[PATCH v3 00/15] CCS static load balance

Mon Sep 2 11:13:33 UTC 2024

On Wed, Aug 28, 2024 at 05:35:45PM +0200, Andi Shyti wrote:
> Hi Sima,
> 
> On Wed, Aug 28, 2024 at 03:47:21PM +0200, Daniel Vetter wrote:
> > On Wed, Aug 28, 2024 at 10:20:15AM +0200, Andi Shyti wrote:
> > > Hi Sima,
> > > 
> > > first of all, thanks for looking into this series.
> > > 
> > > On Tue, Aug 27, 2024 at 07:31:21PM +0200, Daniel Vetter wrote:
> > > > On Fri, Aug 23, 2024 at 03:08:40PM +0200, Andi Shyti wrote:
> > > > > Hi,
> > > > > 
> > > > > This patch series introduces static load balancing for GPUs with
> > > > > multiple compute engines. It's a lengthy series, and some
> > > > > challenging aspects still need to be resolved.
> > > > 
> > > > Do we have an actual user for this, where just reloading the entire driver
> > > > (or well-rebinding, if you only want to change the value for a specific
> > > > device) with a new module option isn't enough?
> > > 
> > > Yes, we have users for this and this has been already agreed with
> > > architects and maintainers.
> > 
> > So my understanding is that for upstream, this only applies to dg2,
> > because the other platforms don't have enough CCS engines to make this a
> > real issue.
> > 
> > Do we really have upstream demand for this feature on dg2 only?
> 
> That's my understanding.
> 
> > Also how hard would it be to make these users happy with xe-on-dg2 in
> > upstream instead?
> 
> I don't know this, I think the user is already on i915.
> 
> > > Why are you saying that we are reloading/rebinding the driver?
> > 
> > That's the other alternate solution.
> 
> But that's not how XE does it, though.
> 
> The use case is that userspace has an environment variable that
> they change ondemand for choosing the CCS mode. They want to
> change the value of that variable on the fly and, as we are only
> adding or removing a few engines, this is done without reprobing
> the whole driver.
> 
> In a previous implementation (from where both I and Niranjana for
> XE took inspiration) the CCS mode was passed during compute
> execbuf.
> 
> > > I'm only removing the exposure of user engines, which is
> > > basically a flag in the engines data structure.
> > > 
> > > > There's some really gnarly locking and lifetime fun in there, and it needs
> > > > a corresponding justification.
> > > 
> > > What locking are you referring about?
> > > 
> > > I only added one single mutex that has a comment and a
> > > justification. If you think that's not enough, I can of course
> > > improve it (please note that the changes have a good amount of
> > > comments and I tried to be aso more descriptive as I could).
> > > 
> > > When I change the engines configurations only for the compute
> > > engines and only for DG2 platforms, I need to make sure that no
> > > other user is affected by the change. Thus I need to make sure
> > > that access to some of the strucures are properly serialized.
> > > 
> > > > Which needs to be enormous for this case,
> > > > meaning actual customers willing to shout on dri-devel that they really,
> > > > absolutely need this, or their machines will go up in flames.
> > > > Otherwise this is a nack from me.
> > > 
> > > Would you please tell me why are you nacking the patch? So that I
> > > address your comments for v4?
> > 
> > So for one, this is substantially more flexible than the solution merged
> > into xe. And the patch set doesn't explain why (the commit messages
> > actualy describe the design xe has).
> 
> I think in XE we might have missed a few things and my plan is to
> check the XE implementation once I'm done with i915 (I was one of
> the XE reviewers). And, many of the things in XE are so different
> that the solution can't be taken as it is.

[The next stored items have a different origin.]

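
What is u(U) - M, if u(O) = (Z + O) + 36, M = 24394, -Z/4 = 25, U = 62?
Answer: -24396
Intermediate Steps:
Z = -100 (Z = -4*25 = -100)
u(O) = -64 + O (u(O) = (-100 + O) + 36 = -64 + O)
u(U) - M = (-64 + 62) - 1*24394 = -2 - 24394 = -24396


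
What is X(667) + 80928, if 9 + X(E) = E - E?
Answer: 80919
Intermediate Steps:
X(E) = -9 (X(E) = -9 + (E - E) = -9 + 0 = -9)
X(667) + 80928 = -9 + 80928 = 80919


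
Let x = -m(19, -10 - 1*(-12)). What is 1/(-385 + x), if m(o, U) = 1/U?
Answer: -2/771 ≈ -0.0025940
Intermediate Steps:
x = -½ (x = -1/(-10 - 1*(-12)) = -1/(-10 + 12) = -1/2 = -1*½ = -½ ≈ -0.50000)
1/(-385 + x) = 1/(-385 - ½) = 1/(-771/2) = -2/771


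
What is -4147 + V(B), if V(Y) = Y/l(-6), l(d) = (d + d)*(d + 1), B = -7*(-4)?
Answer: -62198/15 ≈ -4146.5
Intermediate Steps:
B = 28
l(d) = 2*d*(1 + d) (l(d) = (2*d)*(1 + d) = 2*d*(1 + d))
V(Y) = Y/60 (V(Y) = Y/((2*(-6)*(1 - 6))) = Y/((2*(-6)*(-5))) = Y/60)
-4147 + V(B) = -4147 + (1/60)*28 = -4147 + 7/15 = -62198/15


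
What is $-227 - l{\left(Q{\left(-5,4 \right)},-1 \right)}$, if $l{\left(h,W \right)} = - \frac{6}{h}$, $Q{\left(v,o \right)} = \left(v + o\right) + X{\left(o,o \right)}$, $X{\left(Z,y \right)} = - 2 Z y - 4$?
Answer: $- \frac{8405}{37} \approx -227.16$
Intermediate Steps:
$X{\left(Z,y \right)} = -4 - 2 Z y$ ($X{\left(Z,y \right)} = - 2 Z y - 4 = -4 - 2 Z y$)
$Q{\left(v,o \right)} = -4 + o + v - 2 o^{2}$ ($Q{\left(v,o \right)} = \left(v + o\right) - \left(4 + 2 o o\right) = \left(o + v\right) - \left(4 + 2 o^{2}\right) = -4 + o + v - 2 o^{2}$)
$-227 - l{\left(Q{\left(-5,4 \right)},-1 \right)} = -227 - - \frac{6}{-4 + 4 - 5 - 2 \cdot 4^{2}} = -227 - - \frac{6}{-4 + 4 - 5 - 32} = -227 - - \frac{6}{-37} = -227 - \left(-6\right) \left(- \frac{1}{37}\right) = -227 - \frac{6}{37} = - \frac{8405}{37}$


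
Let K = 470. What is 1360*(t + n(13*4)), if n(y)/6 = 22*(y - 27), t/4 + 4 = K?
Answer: 7023040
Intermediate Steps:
t = 1864 (t = -16 + 4*470 = -16 + 1880 = 1864)
n(y) = -3564 + 132*y (n(y) = 6*(22*(y - 27)) = 6*(22*(-27 + y)) = 6*(-594 + 22*y) = -3564 + 132*y)
1360*(t + n(13*4)) = 1360*(1864 + (-3564 + 132*(13*4))) = 1360*(1864 + (-3564 + 132*52)) = 1360*(1864 + (-3564 + 6864)) = 1360*(1864 + 3300) = 1360*5164 = 7023040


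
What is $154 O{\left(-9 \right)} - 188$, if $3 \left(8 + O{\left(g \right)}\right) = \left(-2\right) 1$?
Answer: $- \frac{4568}{3} \approx -1522.7$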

Please fix XE first. XE is supposed to lead here with all new platform
support and uapi additions, i915-gem is supposed to be completely in
feature freeze. And exceptions need really good reasons.

> > That does not inspire confidence at all.
> 
> Consider that most of the patches are refactoring, only the last
> patch is doing the real job. That's because the first workaround
> was already merged a while ago. While XE didn't need the
> refactorings I made.
> 
> > Second, I don't think anyone understands the entire engine/ctx locking
> > design in i915-gem. And the fix for that was to make as much as absolutely
> > possible immutable. Yes the implementation looks correct, but when I
> > looked at the much, much simpler xe implementation I'm pretty sure I've
> > found an issue there too. Here I can't even tell.
> 
> The locking is fairly simple, when the user wants to set a
> specific CCS mode, I take the wakrefe lock and I check no one is
> holding it. This way I am sure that I am the only user of the GPU
> (otherwise the GPU would be off).
> 
> I added one single lock to be used for the for_each_uabi_engine.
> It's not really required but I really want to be sure that I am
> not changing the CCS mode while someone else is using the uabi
> engines.
> 
> I'm also adding Joonas in Cc with whom I discussed many details
> of the implementation. I would really appreaciate to know what
> exactly is wrong here and what are the necessary changes needed
> to get the series merged.

This is i915-gem. Locking is never simple here, and I think that entire
journey on the mmap confusion shows how little people understand how much
complexity and confusion and i915-gem being special there really is.

You're really not making a good case that you understand this stuff here,
which really doesn't make me enthusiastic about considering an uapi
extension for i915-gem.

Cheers, Sima
-- 
Simona Vetter
Software Engineer, Intel Corporation
http://blog.ffwll.ch